Having quarrelled with the powerful Colonna family, to which his predecessor, Martin V, had belonged, Pope Eugenius had been driven from Rome by a rampaging mob and had fled to Florence where he was given shelter in the monastery of Santa Maria Novella. Here he was known to have spoken sympathetically of the Medici and to have entertained the hope that a strong government in Florence might ally itself with Venice and help him return to Rome, backed by Medici money. On the afternoon of 26 September, the Pope’s representative, Cardinal Vitelleschi, left Santa Maria Novella to find Rinaldo and to bring him back to the monastery for discussions with his Holiness.

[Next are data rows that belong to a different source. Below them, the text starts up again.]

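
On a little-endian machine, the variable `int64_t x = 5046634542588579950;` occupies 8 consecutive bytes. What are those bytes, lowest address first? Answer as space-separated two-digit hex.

6E 50 35 D6 60 3F 09 46

5046634542588579950 in hexadecimal, padded to 64 bits, is 0x46093F60D635506E.
Split into bytes (most-significant first): 46 09 3F 60 D6 35 50 6E.
In little-endian order the low byte comes first in memory.
So at ascending addresses the bytes are 6E 50 35 D6 60 3F 09 46.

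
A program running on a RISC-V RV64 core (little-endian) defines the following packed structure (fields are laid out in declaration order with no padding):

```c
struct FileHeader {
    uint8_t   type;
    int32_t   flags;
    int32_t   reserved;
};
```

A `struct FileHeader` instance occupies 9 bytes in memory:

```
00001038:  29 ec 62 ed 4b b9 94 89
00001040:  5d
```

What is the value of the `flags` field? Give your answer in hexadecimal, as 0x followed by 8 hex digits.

0x4BED62EC

`flags` follows `type` (1 byte), so it starts at byte offset 1 and occupies 4 bytes.
Bytes at offsets 1..4: EC 62 ED 4B.
Little-endian: lowest address holds the least-significant byte.
Reassemble most-significant byte first: 4B ED 62 EC → 0x4BED62EC.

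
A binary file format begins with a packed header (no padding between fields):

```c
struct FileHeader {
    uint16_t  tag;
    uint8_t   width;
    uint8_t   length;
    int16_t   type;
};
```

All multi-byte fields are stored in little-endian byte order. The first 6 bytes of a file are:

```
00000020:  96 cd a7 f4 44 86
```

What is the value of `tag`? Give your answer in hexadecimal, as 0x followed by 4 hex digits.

0xCD96

`tag` is the first field, at byte offset 0, occupying 2 bytes.
Bytes at offsets 0..1: 96 CD.
Little-endian: lowest address holds the least-significant byte.
Reassemble most-significant byte first: CD 96 → 0xCD96.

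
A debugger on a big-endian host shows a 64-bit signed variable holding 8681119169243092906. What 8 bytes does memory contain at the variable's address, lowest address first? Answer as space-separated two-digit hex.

78 79 87 E3 CF 91 97 AA

8681119169243092906 in hexadecimal, padded to 64 bits, is 0x787987E3CF9197AA.
Split into bytes (most-significant first): 78 79 87 E3 CF 91 97 AA.
In big-endian order the high byte comes first in memory.
So the memory order matches the most-significant-first order: 78 79 87 E3 CF 91 97 AA.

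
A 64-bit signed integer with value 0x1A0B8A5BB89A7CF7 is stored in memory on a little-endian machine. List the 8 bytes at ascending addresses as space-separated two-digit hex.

F7 7C 9A B8 5B 8A 0B 1A

Split into bytes (most-significant first): 1A 0B 8A 5B B8 9A 7C F7.
Little-endian stores the least-significant byte at the lowest address.
So at ascending addresses the bytes are F7 7C 9A B8 5B 8A 0B 1A.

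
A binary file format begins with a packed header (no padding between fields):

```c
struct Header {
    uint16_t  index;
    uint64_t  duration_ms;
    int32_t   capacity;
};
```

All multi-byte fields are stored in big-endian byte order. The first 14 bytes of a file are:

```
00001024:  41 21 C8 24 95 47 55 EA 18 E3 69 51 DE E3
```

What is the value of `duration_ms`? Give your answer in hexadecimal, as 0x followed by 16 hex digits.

`duration_ms` follows `index` (2 bytes), so it starts at byte offset 2 and occupies 8 bytes.
Bytes at offsets 2..9: C8 24 95 47 55 EA 18 E3.
In big-endian order the high byte comes first in memory.
The bytes are already most-significant first: 0xC824954755EA18E3.

0xC824954755EA18E3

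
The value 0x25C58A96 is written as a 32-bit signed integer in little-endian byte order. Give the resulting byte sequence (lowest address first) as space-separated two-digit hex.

Split into bytes (most-significant first): 25 C5 8A 96.
Little-endian stores the least-significant byte at the lowest address.
So at ascending addresses the bytes are 96 8A C5 25.

96 8A C5 25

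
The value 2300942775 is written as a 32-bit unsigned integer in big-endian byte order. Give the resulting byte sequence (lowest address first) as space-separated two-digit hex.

89 25 99 B7

2300942775 in hexadecimal, padded to 32 bits, is 0x892599B7.
Split into bytes (most-significant first): 89 25 99 B7.
In big-endian order the high byte comes first in memory.
So the memory order matches the most-significant-first order: 89 25 99 B7.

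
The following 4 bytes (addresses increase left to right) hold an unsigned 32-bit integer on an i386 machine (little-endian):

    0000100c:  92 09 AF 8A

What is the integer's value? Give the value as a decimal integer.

Little-endian: lowest address holds the least-significant byte.
Reassemble most-significant byte first: 8A AF 09 92 → 0x8AAF0992.
0x8AAF0992 = 2326727058.

2326727058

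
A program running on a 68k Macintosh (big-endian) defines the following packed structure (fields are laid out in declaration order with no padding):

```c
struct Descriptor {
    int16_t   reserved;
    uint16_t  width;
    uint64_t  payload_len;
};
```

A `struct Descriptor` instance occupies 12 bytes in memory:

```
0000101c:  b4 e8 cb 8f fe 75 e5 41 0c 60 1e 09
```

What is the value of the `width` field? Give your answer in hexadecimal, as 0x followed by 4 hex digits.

0xCB8F

`width` follows `reserved` (2 bytes), so it starts at byte offset 2 and occupies 2 bytes.
Bytes at offsets 2..3: CB 8F.
In big-endian order the high byte comes first in memory.
The bytes are already most-significant first: 0xCB8F.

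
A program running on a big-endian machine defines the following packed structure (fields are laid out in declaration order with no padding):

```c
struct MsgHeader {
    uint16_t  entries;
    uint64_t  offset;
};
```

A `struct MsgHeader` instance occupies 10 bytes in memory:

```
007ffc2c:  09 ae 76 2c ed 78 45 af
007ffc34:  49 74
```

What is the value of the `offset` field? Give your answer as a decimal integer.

8515442096271739252

`offset` follows `entries` (2 bytes), so it starts at byte offset 2 and occupies 8 bytes.
Bytes at offsets 2..9: 76 2C ED 78 45 AF 49 74.
In big-endian order the high byte comes first in memory.
The bytes are already most-significant first: 0x762CED7845AF4974.
0x762CED7845AF4974 = 8515442096271739252.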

By now Rinaldo’s situation was becoming desperate. He had succeeded in occupying the Piazza Sant’ Apollinare and in closing all entrances to it as preliminary measures before seizing the Bargello, attacking the Piazza della Signoria and burning all the houses of the Medici as well as those of their principal supporters. But although numerous mercenaries, promised the prospect of plunder rather than pay, had been enlisted outside Florence, they were slow in arriving; and many of Rinaldo’s troops already inside the city were gradually deserting him. Worst of all, Giovanni Guicciardini, whose support he had deemed essential to his success, now declared that he was prepared to do no more than ensure that his brother, Piero, a known Medici adherent, would not back up the
Signoria;
while Palla Strozzi, who
had previously indicated that his five hundred personal men-at-arms would be at Rinaldo’s disposal, changed his mind, rode into the Piazza Sant’ Apollinare with merely two servants in attendance and then, having spoken briefly to Rinaldo, rode quickly off again. Rinaldo’s main supporter, Ridolfo Peruzzi, also began to waver, accepted a summons to appear before the
Signoria
and, having wasted time in fruitless discussions with them, urged Rinaldo to accept Cardinal Vitelleschi’s invitation to go to talk to the Pope at Santa Maria Novella.

Accompanied by Peruzzi and Barbadori, and followed by a disorderly squad of armed supporters, Rinaldo rode off to see the Pope soon after six o’clock in the evening. As they approached the houses of the Martelli family, whose senior members were close friends and sometimes business associates of the Medici, an attempt was made to block their way. Fighting broke out, several men were badly wounded, and after the Martelli’s guards had been driven back inside their walls, Rinaldo had the utmost difficulty in inducing his men to follow him to Santa Maria Novella rather than to break into the Palazzo Martelli and plunder it.
7
When at last they arrived grumbling before the monastery they sat down in the Piazza, obviously unwilling to wait there long.